Aidan Simmons (born 26 May 2003) is an Australian soccer player who plays as a right back for J2 League club Tochigi City.

==Club career==
===Western Sydney Wanderers===
On 9 June 2022, Simmons signed his first professional contract, joining A-League Men club Western Sydney Wanderers on a two-year deal from cross-town rivals Sydney FC. He made his senior debut as a substitute on 18 December, replacing Brandon Borrello in the 64th minute of a 1–0 defeat to Western United.
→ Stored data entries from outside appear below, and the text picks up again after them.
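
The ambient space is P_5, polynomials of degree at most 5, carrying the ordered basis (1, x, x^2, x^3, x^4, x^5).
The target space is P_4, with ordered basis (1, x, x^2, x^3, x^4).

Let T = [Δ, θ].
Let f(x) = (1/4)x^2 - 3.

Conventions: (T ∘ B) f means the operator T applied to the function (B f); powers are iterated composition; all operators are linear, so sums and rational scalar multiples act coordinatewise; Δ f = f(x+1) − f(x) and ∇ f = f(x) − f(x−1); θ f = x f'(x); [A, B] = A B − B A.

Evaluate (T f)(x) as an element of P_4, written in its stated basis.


θ f = (1/2)x^2
Δ θ f = x + 1/2
Δ f = (1/2)x + 1/4
θ Δ f = (1/2)x
[Δ, θ] f = (1/2)x + 1/2

g(x) = (1/2)x + 1/2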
On 21 April 2023, Simmons scored his first goal for the club, opening the score to an eventual 4–0 victory over Wellington Phoenix at CommBank Stadium. Simmons left the club at the end of the 2025–26 season to pursue an overseas opportunity, later revealed to be in Japan.

===Tochigi City===
During the 2026 season, Simmons signed for J2 League club Tochigi City.

==International career==
Simmons was selected for the Australian U-20 national team to play in the 2023 AFC U-20 Asian Cup. He played in the first group game losing 1-0 to Vietnam. He started again against Iran where he scored the opening goal of the game, slotting it easily in the net, the game ended in a 3-2 win for Australia.